Anandtech reviews Denver, finds bugs

NTMBK

Lifer
Nov 14, 2011
10,479
5,895
136
Case in point, we have encountered a floating point bug in Denver that has been traced back to the DCO, which under exceptional workloads causes Denver to overflow an internal register and trigger an SoC reset.

Ultimately this kind of inconsistent performance is a risk and a challenge for Denver. While no single SoC tops every last CPU benchmark, we also don’t typically see the kind of large variations that are occurring with Denver. If Denver’s lows are too low, then it definitely impacts the suitability of the SoC for high-end devices, as users have come to expect peppy performance at all times.

In practice, I didn't really notice any issues with the Nexus 9's performance, although there were odd moments during intense multitasking where I experienced extended pauses/freezes that were likely due to the DCO getting stuck somewhere in execution, seeing as how the DCO can often have unexpected bugs such as repeated FP64 multiplication causing crashes. In general, I noticed that the device tended to also get hot even on relatively simple tasks, which doesn't bode well for battery life. This is localized to the top of the tablet, which should help with user comfort although this comes at the cost of worse sustained performance.

Otherwise the review is much like we've seen elsewhere- fantastic GPU performance, extremely inconsistent CPU performance ("benchmark monster" on frequently repeated loops, not so hot in real world apps), gets very hot after extended use.

Hopefully NVidia can ship an updated to the code-morphing software that fixes/works around the bugs. And if/when Denver returns in 14nm, hopefully this experience will help them make it a little more polished!

(As an aside, it's a shame that Denver server plans seem to have been scrapped- this chip would probably actually be quite good at HPC, ignoring the FP bug. Lots of tight, frequently repeated loops would be like catnip to the DCO.)
 

podspi

Golden Member
Jan 11, 2011
1,982
102
106
One thing I was really hoping from the article, which wasn't there, is how the benchmarks change (if they change) from run to run.

There is a page that addresses this at a theoretical level, but they never say, run sunspider 10 times to see if the speed changes over time.

Is this just silly or is this something that could happen? It seems to me that if I run sunspider, part of the CPU time is going to be spent analyzing that code. If I run it multiple times, performance should increase as the DCO realizes this is important code, and has time to mull it over.

Incredibly interesting chip, but one has to wonder if future versions will have some sort of non-volatile memory for the cache, and maybe a companion core or two to 'run' the DCO.

Unfortunately, this sounds quite complicated and then the question is, why not just go OOO with a more traditional design?
 

Exophase

Diamond Member
Apr 19, 2012
4,439
9
81
I think people have been too quick to assume that the lower performance cases are due to spending too little time in native optimized code.
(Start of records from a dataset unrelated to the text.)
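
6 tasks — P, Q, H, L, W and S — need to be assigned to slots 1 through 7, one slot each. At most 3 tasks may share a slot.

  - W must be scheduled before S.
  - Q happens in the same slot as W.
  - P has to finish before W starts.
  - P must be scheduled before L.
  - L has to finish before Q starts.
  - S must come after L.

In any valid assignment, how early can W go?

3

W must be in the same slot as Q, which can't be before 3, so W is at least 3; downstream work caps W at 6.
W at 3 is achievable: P in 1, S in 4, Q in 3, L in 2, H in 1, W in 3.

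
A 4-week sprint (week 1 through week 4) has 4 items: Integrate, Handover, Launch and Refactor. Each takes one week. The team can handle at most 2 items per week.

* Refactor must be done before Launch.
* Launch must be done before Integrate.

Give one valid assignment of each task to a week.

Launch -> week 2; Refactor -> week 1; Integrate -> week 3; Handover -> week 1

Checking: Refactor(week 1) before Launch(week 2); Launch(week 2) before Integrate(week 3); max 2 per week (cap 2).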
That may be the case to an extent, but there are other possible explanations. All layers of the CPU really rely on temporal locality of reference for decent performance. If a significant amount of your runtime is spent executing unique code you'll have bad performance everywhere.
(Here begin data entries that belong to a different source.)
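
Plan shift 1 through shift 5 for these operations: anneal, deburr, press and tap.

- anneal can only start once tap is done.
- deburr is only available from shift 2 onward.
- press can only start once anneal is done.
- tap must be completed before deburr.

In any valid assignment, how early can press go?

Precedence pushes press to at least shift 3.
press at shift 3 is achievable: anneal=shift 2; press=shift 3; deburr=shift 2; tap=shift 1.

shift 3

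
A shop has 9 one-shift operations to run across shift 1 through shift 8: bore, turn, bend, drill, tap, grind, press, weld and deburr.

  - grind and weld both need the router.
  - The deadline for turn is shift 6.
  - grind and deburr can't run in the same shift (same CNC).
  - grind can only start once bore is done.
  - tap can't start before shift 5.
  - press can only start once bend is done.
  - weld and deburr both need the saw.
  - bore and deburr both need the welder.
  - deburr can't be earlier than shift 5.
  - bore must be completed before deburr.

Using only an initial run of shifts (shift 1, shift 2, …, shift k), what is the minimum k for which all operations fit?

5 shifts

The precedence chain requires at least 2 distinct shifts.
tap can't be placed before shift 5, so the schedule must run through at least shift 5.
5 works (last occupied shift: shift 5): for example drill in shift 1; tap in shift 5; weld in shift 1; turn in shift 1; deburr in shift 5; bend in shift 1; grind in shift 2; press in shift 2; bore in shift 1.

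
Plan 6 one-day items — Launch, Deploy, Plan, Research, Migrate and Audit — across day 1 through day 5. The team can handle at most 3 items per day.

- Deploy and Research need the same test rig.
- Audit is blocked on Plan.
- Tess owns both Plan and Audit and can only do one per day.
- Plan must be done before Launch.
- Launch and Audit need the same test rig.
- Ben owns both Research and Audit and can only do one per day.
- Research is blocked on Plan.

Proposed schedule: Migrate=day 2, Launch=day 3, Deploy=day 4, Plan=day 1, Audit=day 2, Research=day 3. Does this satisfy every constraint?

Ben owns both Research and Audit and can only do one per day — holds.
Launch and Audit need the same test rig — holds.
The team can handle at most 3 items per day — holds.
Deploy and Research need the same test rig — holds.
Tess owns both Plan and Audit and can only do one per day — holds.
Plan must be done before Launch — holds.
Research is blocked on Plan — holds.
Audit is blocked on Plan — holds.

Yes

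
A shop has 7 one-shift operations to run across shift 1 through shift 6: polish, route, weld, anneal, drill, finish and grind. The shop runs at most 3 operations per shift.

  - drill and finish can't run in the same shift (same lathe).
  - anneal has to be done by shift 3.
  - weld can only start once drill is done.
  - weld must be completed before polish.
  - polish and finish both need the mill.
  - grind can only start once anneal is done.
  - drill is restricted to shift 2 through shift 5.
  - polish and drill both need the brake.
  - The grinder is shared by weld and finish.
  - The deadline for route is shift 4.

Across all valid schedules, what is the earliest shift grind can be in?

Precedence pushes grind to at least shift 2.
grind at shift 2 is achievable: anneal in shift 1; route in shift 1; grind in shift 2; finish in shift 1; polish in shift 4; drill in shift 2; weld in shift 3.

shift 2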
In my experience with dynamic code generation for emulators, the real slowdowns happen when code that was already created has to be flushed, especially if this is repetitive due to techniques like self-modifying code. If the code never gets modified or has to be flushed then the translation costs barely register, especially since the big bulk ones tend to happen around when a bunch of other big bulk stuff happens like loading in data from disk. Now, translation for emulated code doesn't do anywhere near the analysis and optimization Denver's translator does, but I also don't have any cold path/hot spot triggering at all (everything is translated)

When looking at the performance comparisons you have to first remember that Denver is dual core vs a lot of quad core competitors, and that does make a big difference sometimes. But also, even with all of the features it has it'll sometimes still have weaknesses against traditional OoOE uarchs. Mainly, they can dynamically reorder over branches. The alternative at compile time results in combinatorial explosion for different branch paths. But for Denver it's very important to get as much as possible because it is so wide. So the result is some mix of much larger code footprint (hence the big L1 icache), redundant instructions that are executed when they aren't needed, or subpar extraction of parallelism. The DCO helps them be more aggressive on the worse cases and maybe even abandon some strategies that are failing as they do, but in this case you really can have code that fits okay in cache but uniformly is very branchy.
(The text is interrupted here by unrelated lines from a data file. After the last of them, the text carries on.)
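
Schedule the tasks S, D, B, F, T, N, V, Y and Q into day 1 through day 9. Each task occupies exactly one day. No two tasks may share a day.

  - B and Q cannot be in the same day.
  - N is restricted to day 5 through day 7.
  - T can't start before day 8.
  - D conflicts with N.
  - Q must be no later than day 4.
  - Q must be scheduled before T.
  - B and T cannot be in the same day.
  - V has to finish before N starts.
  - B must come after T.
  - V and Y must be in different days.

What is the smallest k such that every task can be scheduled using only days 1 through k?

9

The precedence chain requires at least 3 distinct days.
With at most 1 per day and 9 tasks, at least 9 days are needed.
Propagating the time windows through the other constraints, B can't land before day 9, so the schedule must run through at least day 9.
9 works (last occupied day: day 9): for example N in day 5, T in day 8, Q in day 1, D in day 4, Y in day 7, B in day 9, F in day 6, V in day 2, S in day 3.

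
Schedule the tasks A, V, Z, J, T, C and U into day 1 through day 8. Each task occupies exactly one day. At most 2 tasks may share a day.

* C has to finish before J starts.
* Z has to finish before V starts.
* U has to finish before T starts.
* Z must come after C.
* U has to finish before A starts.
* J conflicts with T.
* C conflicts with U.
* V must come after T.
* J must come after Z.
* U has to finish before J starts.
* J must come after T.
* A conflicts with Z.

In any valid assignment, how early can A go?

Precedence pushes A to at least day 2.
A at day 2 is achievable: U=day 1, T=day 3, V=day 4, Z=day 3, A=day 2, J=day 4, C=day 2.

day 2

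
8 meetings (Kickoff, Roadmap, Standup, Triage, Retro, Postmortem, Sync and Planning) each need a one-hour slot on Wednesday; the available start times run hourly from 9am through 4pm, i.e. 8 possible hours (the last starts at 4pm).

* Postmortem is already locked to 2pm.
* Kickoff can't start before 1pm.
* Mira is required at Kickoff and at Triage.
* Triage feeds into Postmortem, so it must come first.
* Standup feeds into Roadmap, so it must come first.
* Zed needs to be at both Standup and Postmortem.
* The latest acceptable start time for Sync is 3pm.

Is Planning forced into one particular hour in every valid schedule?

No

Planning can be 9am (e.g. Retro in 9am, Planning in 9am, Sync in 9am, Standup in 9am, Roadmap in 10am, Postmortem in 2pm, Triage in 9am, Kickoff in 1pm) or 10am (e.g. Sync -> 9am; Planning -> 10am; Postmortem -> 2pm; Kickoff -> 1pm; Standup -> 9am; Triage -> 9am; Roadmap -> 10am; Retro -> 9am).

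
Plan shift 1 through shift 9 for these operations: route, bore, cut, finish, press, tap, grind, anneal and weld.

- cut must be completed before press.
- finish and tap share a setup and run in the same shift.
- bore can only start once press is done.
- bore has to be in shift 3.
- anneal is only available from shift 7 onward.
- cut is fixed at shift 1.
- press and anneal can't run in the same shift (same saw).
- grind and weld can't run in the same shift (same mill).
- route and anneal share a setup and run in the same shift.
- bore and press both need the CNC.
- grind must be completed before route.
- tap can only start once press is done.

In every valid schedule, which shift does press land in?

shift 2

cut is fixed at shift 1 and must come before press, so press is at least shift 2.
bore is fixed at shift 3 and must come after press, so press is at most shift 2.
So press must be shift 2.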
Is this just silly or is this something that could happen? It seems to me that if I run sunspider, part of the CPU time is going to be spent analyzing that code. If I run it multiple times, performance should increase as the DCO realizes this is important code, and has time to mull it over.

The problem with that is, as far as the DCO is concerned the code, which is dynamically generated by the browser JIT, looks new each time. Even code that's loaded from disk or moved around memory will look like new code. It could hash new code to see if it looks like old code and reuse translations, but that has its own expense, and it means the new code won't be translated in a way that's globally optimized against other newly translated code.